Sunday, December 6, 2020

Looking Ahead...

 December 6, 2020

It began back in October, picked up momentum in November, and is full steam ahead now that December is here. The Christmas season is upon us! Once, it was primarily a celebration of the birth of Jesus, but these days, for most people it has lost its religious significance and has become a celebration of indulgence. Even Christians spend more time and energy thinking of what to by for whom, how much to spend, and how they can afford it. The birth of Jesus is often just tagged onto all the other stuff we have going on. Last year, we were kept busy with school holiday programs, church children’s programs, and perhaps staffing the Salvation Army kettles. The gift of salvation to the world is often an afterthought. 


The Church called this time of year Advent. Instead of looking back to the birth of Jesus, the Lectionary Scriptures looked ahead to his Second Advent to judge the world in righteousness. Instead of frantically searching for just the right gift, it was a time of solemn soul-searching to make the heart ready for when he comes again.


The Creed handles this almost off-handedly. Beginning with a faith statement, “Jesus Christ was conceived by the Holy Spirit, born of the Virgin Mary...” the Creed omits details of his birth and the entirety of his childhood. Even his ministry is overlooked as the next phrase begins...


"Suffered under Pontius Pilate, was crucified, dead, and buried." The Virgin Birth is a statement of faith. Jesus’ passion, suffering, death, and burial however, are historical statements. History is a funny discipline. Unlike scientific proof which requires that an experiment be reproducible, history is always unique. Whatever happens, happens only once; it is not repeatable. It is however, always open to interpretation, which can be good when it opens our eyes to dimensions of experience we would otherwise miss, such as we learn when we see our national history from the perspective of a Native American. Various interpretations of events can however, distort reality and do us a great disservice, as when Islamic clerics (among others) declare that the Holocaust never happened. Josef Goebbels understood this aspect of history well when he declared that if you tell a lie big enough and often enough, people will believe it. 


There are those who would dispute this part of the Creed, declaring that there is no solid evidence outside the Bible that the man Jesus Christ ever lived. It's not as if evidence is absent; Josephus wrote about him, and there is reference to Jesus in the writings of Tacitus and Suetonius. It's admittedly scant, but no more so than evidence for the existence of Plato, whose writings are preserved in a single early copy dating centuries after his death. Yet no one denies that he lived. It is understandable, after all, no one ever accused Plato of being divine. 

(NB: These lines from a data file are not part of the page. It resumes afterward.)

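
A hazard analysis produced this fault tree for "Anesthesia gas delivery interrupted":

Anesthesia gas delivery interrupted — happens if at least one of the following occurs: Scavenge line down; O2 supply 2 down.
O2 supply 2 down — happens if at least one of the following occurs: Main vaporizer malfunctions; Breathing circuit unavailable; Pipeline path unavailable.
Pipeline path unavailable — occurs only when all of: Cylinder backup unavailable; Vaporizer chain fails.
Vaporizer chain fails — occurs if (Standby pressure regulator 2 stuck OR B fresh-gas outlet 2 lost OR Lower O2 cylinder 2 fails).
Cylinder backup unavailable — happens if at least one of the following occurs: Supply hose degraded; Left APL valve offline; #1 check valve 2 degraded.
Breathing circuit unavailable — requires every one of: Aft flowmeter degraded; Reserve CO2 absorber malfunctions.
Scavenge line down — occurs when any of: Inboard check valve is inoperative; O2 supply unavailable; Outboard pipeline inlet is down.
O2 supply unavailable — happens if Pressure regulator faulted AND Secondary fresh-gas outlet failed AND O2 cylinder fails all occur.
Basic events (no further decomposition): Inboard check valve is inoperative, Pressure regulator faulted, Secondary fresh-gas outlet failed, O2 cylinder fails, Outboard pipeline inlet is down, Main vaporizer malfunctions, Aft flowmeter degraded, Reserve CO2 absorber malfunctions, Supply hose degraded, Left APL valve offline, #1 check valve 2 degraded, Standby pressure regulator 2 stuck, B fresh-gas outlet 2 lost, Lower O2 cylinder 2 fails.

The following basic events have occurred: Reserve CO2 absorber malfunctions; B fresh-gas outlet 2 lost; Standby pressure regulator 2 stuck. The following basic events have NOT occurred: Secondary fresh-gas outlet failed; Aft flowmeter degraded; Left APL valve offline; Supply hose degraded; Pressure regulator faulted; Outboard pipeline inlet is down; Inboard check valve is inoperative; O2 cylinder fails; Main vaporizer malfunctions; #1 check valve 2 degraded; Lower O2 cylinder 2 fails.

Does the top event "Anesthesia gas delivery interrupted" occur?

No

O2 supply unavailable [AND]: Pressure regulator faulted=not, Secondary fresh-gas outlet failed=not, O2 cylinder fails=not → not all inputs occur → does not occur.
Scavenge line down [OR]: Inboard check valve is inoperative=not, O2 supply unavailable=not, Outboard pipeline inlet is down=not → no input occurs → does not occur.
Breathing circuit unavailable [AND]: Aft flowmeter degraded=not, Reserve CO2 absorber malfunctions=occurs → not all inputs occur → does not occur.
Cylinder backup unavailable [OR]: Supply hose degraded=not, Left APL valve offline=not, #1 check valve 2 degraded=not → no input occurs → does not occur.
Vaporizer chain fails [OR]: Standby pressure regulator 2 stuck=occurs, B fresh-gas outlet 2 lost=occurs, Lower O2 cylinder 2 fails=not → at least one input occurs → occurs.
Pipeline path unavailable [AND]: Cylinder backup unavailable=not, Vaporizer chain fails=occurs → not all inputs occur → does not occur.
O2 supply 2 down [OR]: Main vaporizer malfunctions=not, Breathing circuit unavailable=not, Pipeline path unavailable=not → no input occurs → does not occur.
Anesthesia gas delivery interrupted [OR]: Scavenge line down=not, O2 supply 2 down=not → no input occurs → does not occur.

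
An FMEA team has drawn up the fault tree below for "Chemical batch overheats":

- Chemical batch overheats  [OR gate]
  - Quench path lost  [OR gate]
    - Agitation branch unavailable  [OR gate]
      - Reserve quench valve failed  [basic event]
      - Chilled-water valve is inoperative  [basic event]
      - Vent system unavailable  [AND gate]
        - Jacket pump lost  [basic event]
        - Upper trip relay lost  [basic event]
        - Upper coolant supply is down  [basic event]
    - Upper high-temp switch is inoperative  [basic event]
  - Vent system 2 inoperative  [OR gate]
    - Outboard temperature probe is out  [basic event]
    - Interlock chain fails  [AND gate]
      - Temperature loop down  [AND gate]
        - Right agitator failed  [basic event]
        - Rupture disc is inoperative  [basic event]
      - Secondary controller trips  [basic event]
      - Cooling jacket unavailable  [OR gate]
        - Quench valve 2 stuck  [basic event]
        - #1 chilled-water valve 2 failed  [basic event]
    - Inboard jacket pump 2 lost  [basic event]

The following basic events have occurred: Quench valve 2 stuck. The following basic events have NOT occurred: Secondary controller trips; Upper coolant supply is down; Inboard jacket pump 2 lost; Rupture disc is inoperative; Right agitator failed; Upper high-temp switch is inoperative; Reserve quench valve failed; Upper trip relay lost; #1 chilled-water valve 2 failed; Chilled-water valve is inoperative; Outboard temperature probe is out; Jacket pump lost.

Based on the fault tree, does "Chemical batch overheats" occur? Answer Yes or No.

Vent system unavailable [AND]: Jacket pump lost=not, Upper trip relay lost=not, Upper coolant supply is down=not → not all inputs occur → does not occur.
Agitation branch unavailable [OR]: Reserve quench valve failed=not, Chilled-water valve is inoperative=not, Vent system unavailable=not → no input occurs → does not occur.
Quench path lost [OR]: Agitation branch unavailable=not, Upper high-temp switch is inoperative=not → no input occurs → does not occur.
Temperature loop down [AND]: Right agitator failed=not, Rupture disc is inoperative=not → not all inputs occur → does not occur.
Cooling jacket unavailable [OR]: Quench valve 2 stuck=occurs, #1 chilled-water valve 2 failed=not → at least one input occurs → occurs.
Interlock chain fails [AND]: Temperature loop down=not, Secondary controller trips=not, Cooling jacket unavailable=occurs → not all inputs occur → does not occur.
Vent system 2 inoperative [OR]: Outboard temperature probe is out=not, Interlock chain fails=not, Inboard jacket pump 2 lost=not → no input occurs → does not occur.
Chemical batch overheats [OR]: Quench path lost=not, Vent system 2 inoperative=not → no input occurs → does not occur.

No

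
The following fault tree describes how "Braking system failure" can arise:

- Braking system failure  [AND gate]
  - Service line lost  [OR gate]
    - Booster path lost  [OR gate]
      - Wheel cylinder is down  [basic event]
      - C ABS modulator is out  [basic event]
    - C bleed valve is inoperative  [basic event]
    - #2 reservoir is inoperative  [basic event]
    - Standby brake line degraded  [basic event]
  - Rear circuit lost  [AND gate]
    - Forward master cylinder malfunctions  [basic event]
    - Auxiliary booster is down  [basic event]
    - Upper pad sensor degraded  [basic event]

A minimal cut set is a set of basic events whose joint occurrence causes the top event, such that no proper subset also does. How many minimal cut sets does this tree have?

Booster path lost [OR]: union of children's cut sets → 2 cut set(s).
Service line lost [OR]: union of children's cut sets → 5 cut set(s).
Rear circuit lost [AND]: one cut set from each child combined → 1 × 1 × 1 = 1 cut set(s).
Braking system failure [AND]: one cut set from each child combined → 5 × 1 = 5 cut set(s).
Minimal cut sets: {Auxiliary booster is down, Forward master cylinder malfunctions, Upper pad sensor degraded, Wheel cylinder is down}; {Auxiliary booster is down, C ABS modulator is out, Forward master cylinder malfunctions, Upper pad sensor degraded}; {Auxiliary booster is down, C bleed valve is inoperative, Forward master cylinder malfunctions, Upper pad sensor degraded}; {#2 reservoir is inoperative, Auxiliary booster is down, Forward master cylinder malfunctions, Upper pad sensor degraded}; {Auxiliary booster is down, Forward master cylinder malfunctions, Standby brake line degraded, Upper pad sensor degraded}.

5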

Nevertheless, the historical foundation of our faith is there, and it is important. We don't believe in a philosophical system that is self-sustaining. Our faith is not a self-help  program. We believe God intervened in human history in the person of Jesus Christ, and that this history is important because we have both a past, and a future. If Christianity is divorced from historical fact, our future is in jeopardy. 


Here however, history and faith intersect. Crucifixion, death, and burial were common enough back then, but don't become tenets of faith. Only here do we say, “I believe,” only because this crucifixion, death, and burial have unique meaning. When I see peoples' lives unraveling instead of unfolding, I am grateful that the historically physical death of this man has made a difference in history, and because I believe, in my history, too. This Advent, I look back to where it all began, but I also look forward to the culmination of salvation promised when Jesus Christ comes again.